Sucking CO2 from the Atmosphere

Negative Emissions Technology (NET) is designed to draw CO2 back out of the atmosphere in order to reduce radiative forcing (the net-energy inflows into Earth caused by the increases to greenhouse gasses in the atmosphere), and to keep temperature rises at bay.

Here are the techniques which have been proposed to suck CO2 from the air.

  • Reducing Deforestation, Reforestation or Afforestation requires stopping the destruction of forests, restoring past forests, or growing new ones and speeding up the land based biological carbon cycle. Trees absorb carbon dioxide using photosynthesis through the day and expel just half as much CO2 through respiration overnight when growing. The average tree draws half a tonne of CO2 from the atmosphere as it grows over 25-75 years and locks it away in the trunk, branches, and root systems. There are already 3 trillion trees on Earth covering 42 million square km or 28% of all dry land.

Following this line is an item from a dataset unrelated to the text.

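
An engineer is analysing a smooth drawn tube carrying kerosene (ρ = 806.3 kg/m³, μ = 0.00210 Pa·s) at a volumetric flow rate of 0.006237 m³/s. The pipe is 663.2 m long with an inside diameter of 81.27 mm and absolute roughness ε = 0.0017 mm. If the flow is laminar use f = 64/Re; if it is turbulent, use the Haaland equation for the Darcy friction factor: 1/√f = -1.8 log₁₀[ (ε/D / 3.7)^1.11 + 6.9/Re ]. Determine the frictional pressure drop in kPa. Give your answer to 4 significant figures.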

  • Reducing Deforestation: Every year the world loses around 80,000 square km of forest from unsustainable logging and clearing for agricultural land. That’s a land area the size of Austria and, with 50,000 tonnes of CO2 bound up in each square kilometre of forest, this releases four billion tonnes of CO2 emissions from the burning and rotting wood. End deforestation and you eliminate nearly 10% of all CO2e emissions. The cost is estimated at less than $5 per tonne of CO2 to compensate farmers for lost income on potential agricultural land and to ensure the policy is enforced.

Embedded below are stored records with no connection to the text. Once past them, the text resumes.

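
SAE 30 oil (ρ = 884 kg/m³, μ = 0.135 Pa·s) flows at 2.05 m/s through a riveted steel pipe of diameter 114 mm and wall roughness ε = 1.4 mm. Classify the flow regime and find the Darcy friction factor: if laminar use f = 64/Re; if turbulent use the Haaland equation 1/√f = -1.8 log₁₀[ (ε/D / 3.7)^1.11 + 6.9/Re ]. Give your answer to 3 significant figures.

f ≈ 0.0418

Re = ρVD/μ = 884·2.05·0.114/0.135 = 1530.
Re < 2300 → laminar, so f = 64/Re = 0.04182 (roughness is irrelevant in laminar flow).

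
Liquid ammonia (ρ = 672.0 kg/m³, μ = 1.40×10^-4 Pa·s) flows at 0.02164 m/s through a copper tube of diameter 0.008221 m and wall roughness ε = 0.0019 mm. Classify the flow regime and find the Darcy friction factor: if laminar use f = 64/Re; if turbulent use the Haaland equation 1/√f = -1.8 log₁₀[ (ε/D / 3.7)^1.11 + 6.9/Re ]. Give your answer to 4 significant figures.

Re = ρVD/μ = 672·0.02164·0.008221/0.00014 = 853.9.
Re < 2300 → laminar, so f = 64/Re = 0.07495 (roughness is irrelevant in laminar flow).

f ≈ 0.07495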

  • Tree Planting: Scientists estimate there is enough space on the planet to add up to another nine million square kilometres of forest or 0.7 trillion trees without impacting agricultural output.15 This is an area bigger than the United States. This could remove more than 400 billion tonnes of CO2 over the next 50-100 years at a rate of up to 7-8 billion tonnes per year. It costs between $0.5 and $6 to plant and establish one tree depending on the land,16 a total cost of about $2 trillion to plant all potential land.vi Reforestation could work out at less than $10 per tonne of CO2 removed or an added cost of $0.5c per kWh to offset the emissions from fossil fuel energy.

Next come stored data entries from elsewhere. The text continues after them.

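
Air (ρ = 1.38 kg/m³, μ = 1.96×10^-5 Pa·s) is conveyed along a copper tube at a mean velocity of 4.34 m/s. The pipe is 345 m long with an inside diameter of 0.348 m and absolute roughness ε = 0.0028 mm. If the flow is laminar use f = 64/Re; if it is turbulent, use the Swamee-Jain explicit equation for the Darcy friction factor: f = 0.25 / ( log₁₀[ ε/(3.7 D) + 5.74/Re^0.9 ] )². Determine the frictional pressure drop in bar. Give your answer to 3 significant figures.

Reynolds number Re = ρVD/μ = 1.38 · 4.34 · 0.348 / 1.96e-05 = 1.063e+05.
Re > 4000 → turbulent. Relative roughness ε/D = 2.8e-06/0.348 = 8.05e-06. Swamee-Jain: f = 0.25/(log₁₀[8.05e-06/3.7 + 5.74/1.063e+05^0.9])² = 0.25/(log₁₀[2.17e-06 + 0.000172])² = 0.25/(-3.76)² = 0.01769.
Darcy-Weisbach: ΔP = f(L/D)(ρV²/2) = 0.01769·(345/0.348)·(1.38·4.34²/2) = 0.01769·991.4·13 = 227.9 Pa.
ΔP = 227.9 Pa = 0.00228 bar.

ΔP ≈ 0.00228 bar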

Since the 1990s, China has planted nearly one million square kilometres of new forest, covering 0.7% of all the world’s dryland at a cost of over $100 billion ($3 per tree). Scaling this up to every country in the world, full forest potential could be reached over the coming decades. Tree planting is relatively cheap, effective, and low risk. It also comes with added co-benefits of soil preservation, flood control, and water retention. But it only covers a maximum of 15% of current annual emissions and eventually this strategy runs out of land unless the wood can be sustainably harvested and stored or used. Planting trees is effective, cheap, and low risk, but it can only offset a fraction of emissions.